A federally mandated commission will recommend raising the gas tax by as much as eight cents, but the plan will not be endorsed by the panel’s chairman, Transportation Secretary Mary Peters, who instead supports increased use of tolling and public-private partnerships to fund the nation’s surface transportation infrastructure, knowledgeable sources said this week.

The report, which is not expected to be released until Tuesday, appears to be a setback for Peters and other advocates of public-private partnerships, or P3s, sources said. The panel missed “an opportunity to do something extraordinary,” one P3 supporter said.

The sources, who include federal transportation funding experts, spoke on condition of anonymity.

Peters is chairman of the 12-member National Surface Transportation Policy and Revenue Study Commission, created by Congress to write a report assessing the future needs of the surface transportation system and how to finance them over the next 15 to 50 years.

The report includes a proposal to raise the current gas tax of 18.4 cents per gallon between five and eight cents per year for five years and to index the tax for inflation after that, sources said.

But it will also include a statement of dissent from Peters and two other commission members — Maria Cino, a former DOT official who is currently leading organizational efforts for the 2008 Republican National Convention, and Rick Geddes, director of undergraduate studies at Cornell University’s Department of Policy Analysis and Management. President Bush, who has long opposed raising the gas tax, appointed both Peters and Cino to the commission. Congress appointed Geddes.
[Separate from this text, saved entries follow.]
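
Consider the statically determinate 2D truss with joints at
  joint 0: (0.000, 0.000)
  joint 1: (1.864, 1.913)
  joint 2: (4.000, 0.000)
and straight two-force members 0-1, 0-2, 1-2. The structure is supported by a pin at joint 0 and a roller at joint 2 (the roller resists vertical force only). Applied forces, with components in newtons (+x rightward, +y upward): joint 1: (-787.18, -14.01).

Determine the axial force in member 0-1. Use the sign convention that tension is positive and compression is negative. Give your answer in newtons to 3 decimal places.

-536.079

N=3 nodes, M=3 members, R=3 reactions → 2N=6, M+R=6
member 0 (0-1): L=2.6710, (cx,cy)=(0.6979,0.7162)
member 1 (0-2): L=4.0000, (cx,cy)=(1.0000,0.0000)
member 2 (1-2): L=2.8674, (cx,cy)=(0.7449,-0.6672)
solve A·x = −loads:
  F[0-1] = -536.0786 N (compression)
  F[0-2] = -413.0644 N (compression)
  F[1-2] = +554.5069 N (tension)
  Rx@0 = +787.1800 N
  Ry@0 = +383.9502 N
  Ry@2 = -369.9402 N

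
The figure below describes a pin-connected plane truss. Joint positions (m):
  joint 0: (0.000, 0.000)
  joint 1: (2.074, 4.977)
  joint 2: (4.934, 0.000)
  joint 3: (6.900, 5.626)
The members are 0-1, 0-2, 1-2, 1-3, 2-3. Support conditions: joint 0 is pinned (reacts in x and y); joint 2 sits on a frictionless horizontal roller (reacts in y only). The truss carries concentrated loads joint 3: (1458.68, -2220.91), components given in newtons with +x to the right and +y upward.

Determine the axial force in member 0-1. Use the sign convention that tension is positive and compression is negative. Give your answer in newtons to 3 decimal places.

2760.604

N=4 nodes, M=5 members, R=3 reactions → 2N=8, M+R=8
member 0 (0-1): L=5.3918, (cx,cy)=(0.3847,0.9231)
member 1 (0-2): L=4.9340, (cx,cy)=(1.0000,0.0000)
member 2 (1-2): L=5.7402, (cx,cy)=(0.4982,-0.8670)
member 3 (1-3): L=4.8694, (cx,cy)=(0.9911,0.1333)
member 4 (2-3): L=5.9596, (cx,cy)=(0.3299,0.9440)
solve A·x = −loads:
  F[0-1] = +2760.6045 N (tension)
  F[0-2] = +396.8000 N (tension)
  F[1-2] = -2575.2598 N (compression)
  F[1-3] = +2366.0834 N (tension)
  F[2-3] = -2686.6600 N (compression)
  Rx@0 = -1458.6800 N
  Ry@0 = -2548.2049 N
  Ry@2 = +4769.1149 N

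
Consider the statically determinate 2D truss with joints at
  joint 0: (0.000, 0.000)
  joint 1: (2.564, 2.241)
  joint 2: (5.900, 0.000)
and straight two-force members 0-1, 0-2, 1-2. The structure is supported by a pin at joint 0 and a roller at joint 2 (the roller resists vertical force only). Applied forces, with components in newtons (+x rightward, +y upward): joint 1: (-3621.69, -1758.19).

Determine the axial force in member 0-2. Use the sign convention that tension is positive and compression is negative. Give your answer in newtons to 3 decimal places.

N=3 nodes, M=3 members, R=3 reactions → 2N=6, M+R=6
member 0 (0-1): L=3.4053, (cx,cy)=(0.7529,0.6581)
member 1 (0-2): L=5.9000, (cx,cy)=(1.0000,0.0000)
member 2 (1-2): L=4.0188, (cx,cy)=(0.8301,-0.5576)
solve A·x = −loads:
  F[0-1] = -3600.9594 N (compression)
  F[0-2] = -910.3822 N (compression)
  F[1-2] = +1096.7234 N (tension)
  Rx@0 = +3621.6900 N
  Ry@0 = +2369.7507 N
  Ry@2 = -611.5607 N

-910.382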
Peters believes greater use of tolling and private sector investment through P3 deals are the most effective way to mitigate traffic congestion. She has argued that P3s are better for improving the nation’s roads, in part because Congress is increasingly earmarking federal gas tax receipts for transportation programs in their districts instead of dedicating them to projects that would provide the best results to reduce congestion.

Others on the panel disagree with her, including vice chairman Jack Schenendorf, a transportation lawyer with Covington & Burling LLP. They contend in the report that the federal government should continue to fund the system through the gas tax, and that tolling and public-private partnerships should be more on the periphery. The gas tax was last raised in 1993.

The report will also recommend that federal gas tax dollars be spent to meet congestion relief goals, but will give states a range of options for meeting those goals — a departure from the current transportation program.

“To meet the performance goals, [states would] get a menu of options to choose from,” including building more highways, mass transit, passenger rail, and freight rail projects, one source said.

Currently, federal gas tax receipts flow into the highway trust fund, and are distributed back to states under a formula to fund highway and some transit projects specified in state and local transportation plans. Other modes of transportation cannot be funded with federal gas tax dollars.

The report “is pretty innovative,” according to the source, who added that some portion of the proposals could end up in the legislation that replaces the Safe, Accountable, Flexible, Efficient Transportation Equity Act: a Legacy for Users. Typically known as SAFETEA-LU, the authorizing law expires at the end of fiscal 2009.

However, the proposal to fund various transportation modes with gas tax dollars could prove too politically contentious. For example, it would be difficult to decide how much funding each state should receive and how much to provide for each type of transportation mode.

The report is expected to help shape the debate as Congress gears up to draft legislation to replace SAFETEA-LU. The House Transportation and Infrastructure Committee is expected to hold a hearing on the report Thursday and the Senate Environment and Public Works Committee is expected to follow suit the week of Jan. 23.